Cryptostylis ovata, commonly known as slipper orchid or western tongue orchid, is an orchid endemic to Western Australia. It is a common, summer flowering species with dark green leaves with a white central vein and up to fifteen pale greenish flowers with a brownish red labellum with a network of darker veins.

==Description==
Cryptostylis ovata is a terrestrial, perennial, deciduous, herb which usually grows in colonies although only a few plants may flower in any one year. It has one to several egg-shaped leaves 100-250 mm long and 40-80 mm wide on a petiole 30-60 mm long. The leaves are dark green with a central white vein on the upper surface and purplish red below. This species is the only orchid in Western Australia to have leaves throughout the year. Between four and fifteen flowers 20-30 mm long and 15-20 mm wide are borne on a flower stem 250-700 mm high. The sepals and petals are greenish yellow, the sepals 20-30 mm long and 4-5 mm wide and the petals shorter and narrower. The most prominent feature of the flower is its labellum which is 26-30 mm long, 10-14 mm wide when flattened, projects stiffly forwards and is reddish brown with a fine network of darker veins. Flowering occurs from November to February.

==Taxonomy and naming==
Cryptostylis ovata was first formally described in 1810 by Robert Brown and the description was published in Prodromus Florae Novae Hollandiae et Insulae Van Diemen.
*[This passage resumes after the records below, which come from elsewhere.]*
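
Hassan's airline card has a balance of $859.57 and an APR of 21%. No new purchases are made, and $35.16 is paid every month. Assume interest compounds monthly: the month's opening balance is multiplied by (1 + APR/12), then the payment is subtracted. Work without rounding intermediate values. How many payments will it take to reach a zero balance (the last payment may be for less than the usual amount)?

33 months

Monthly rate r = 21%/12 = 1.75% = 0.0175.
Recurrence: B ← B·(1+r) − $35.16.
Month 1: interest $15.04; balance after payment $839.45.
Month 2: interest $14.69; balance after payment $818.98.
Closed form: n = −ln(1 − rB₀/P)/ln(1+r) = −ln(0.57217)/ln(1.0175) ≈ 32.182, so the balance reaches zero during payment 33.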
The specific epithet (ovata) is a Latin word meaning "egg-shaped", referring to the shape of the leaves.

==Distribution and habitat==
The slipper orchid is widespread and common in a wide range of habitats from coastal scrub to high rainfall forests. It is mainly found between Perth and Albany but sometimes further east, in the Esperance Plains, Jarrah Forest, Swan Coastal Plain and Warren biogeographic regions.